Quelle: Kay Nietfeld

Rio de Janeiro. Der erste Dank ging an ihre Trainerin Steffi Nerius. "Ich habe mich unter Steffi so super entwickelt, die Medaille geht auch zu einem großen Prozentsatz an sie", sagte Franziska Liebhardt.

Kurz vor dem Ende ihrer kurzen sportlichen Laufbahn hat die 34 Jahre alte Leichtathletin auch dank der ehemaligen Speerwurf-Weltmeisterin den Karriere-Höhepunkt erreicht: Paralympics-Siegerin im Kugelstoßen mit dem Weltrekord von 13,96 Metern. Nicht einmal 20 Stunden später legte sie mit Silber im Weitsprung sogar noch einmal nach.

"Ich bin total durch den Wind, ich kann es noch gar nicht so richtig glauben", bekannte sie unmittelbar nach dem Erfolg von Rio de Janeiro. Dass sie nicht auch noch die magische Marke von 14 Metern übertroffen hat, störte sie in ihrem Glück nicht im geringsten. "Dass es jetzt keine 14 Meter geworden sind, ist mir egal, schließlich habe ich paralympisches Gold", meinte die Kinder-Physiotherapeutin.

Franziska Liebhardt ist sterbenskrank. Eine Autoimmunerkrankung zerstört ihre Organe. Lunge und Niere wurden ihr bereits transplantiert. Die frühere Volleyballerin kämpfte sich dank des Sports wieder ins Leben, nachdem sie sich 2009 wegen eines Lungenversagens davon innerlich schon verabschiedet hatte. "Ich war vor der Lungentransplantation so gut wie tot, es war wirklich in letzter Minute", sagte Liebhardt.

Nach ersten Erfolgen bei der EM und der WM der Organtransplantierten wechselte sie 2014 nach Leverkusen. Seither ging es bergauf: EM-Titel, WM-Zweite, erster Weltrekord in der paralympischen Leichtathletik. "Als ich vor zwei Jahren nach Leverkusen gezogen bin, gab es für mich nur volle Pulle.
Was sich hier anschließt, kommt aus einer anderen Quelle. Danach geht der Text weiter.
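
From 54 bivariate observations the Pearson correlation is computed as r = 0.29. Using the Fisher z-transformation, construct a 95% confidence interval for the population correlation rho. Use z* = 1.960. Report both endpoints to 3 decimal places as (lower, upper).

z_r = atanh(0.29) = 0.298566;  SE = 1/√(n−3) = 1/√51 = 0.140028
z-limits: 0.298566 ± 1.960·0.140028 = 0.298566 ± 0.274455 = [0.024111, 0.573021]
ρ-limits: (tanh 0.024111, tanh 0.573021) = (0.024, 0.518)

(0.024, 0.518)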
Ich habe mich entschlossen, alles zu investieren, aber dass das heute so belohnt wird, hätte ich nie gedacht", sagte sie.

Nach Rio ist definitiv Schluss. "Ab Januar werde ich in mein altes Leben in Würzburg zurückkehren und mich um Freunde und Familie kümmern, die in den letzten zwei Jahren viel zurückstecken mussten", kündigte sie an.
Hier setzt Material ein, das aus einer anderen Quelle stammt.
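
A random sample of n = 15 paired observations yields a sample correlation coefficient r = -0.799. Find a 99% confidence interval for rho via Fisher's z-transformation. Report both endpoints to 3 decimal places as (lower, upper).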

Der Weitsprung in Rio war der letzte große Auftritt ihrer Karriere. "Es wäre schön, wenn im Weitsprung auch eine Medaille rausspringt", sagte sie schon vorher - und dieser Wunsch ging in Erfüllung. Mit 4,42 Metern wurde sie Zweite hinter der Chinesin Xiaoyan Wen (5,14).

Ihre Krankheit - dessen ist sie sich bewusst - ist unheilbar. Als Folge der Organspenden muss Liebhardt nun lebenslang Medikamente nehmen, damit der Körper die fremden Organe nicht abstößt. Sie schluckt 42 Tabletten, jeden Tag. Die seien hochgiftig, sagt sie, führten zu gravierenden Nebenwirkungen und schwächten erheblich die Immunabwehr. Zudem blieben nach der Operation Teilfunktionsstörungen der Organe bestehen.

Liebhardt saugt das Leben trotzdem auf, sie will die begrenzte Zeit mit allem füllen, was möglich ist. Ein Thema liegt ihr besonders am Herzen: Organspende. Die Bühne Rio will sie nutzen, um darauf aufmerksam zu machen. "In Deutschland ist dieses Thema eher negativ behaftet. Das muss sich ändern!"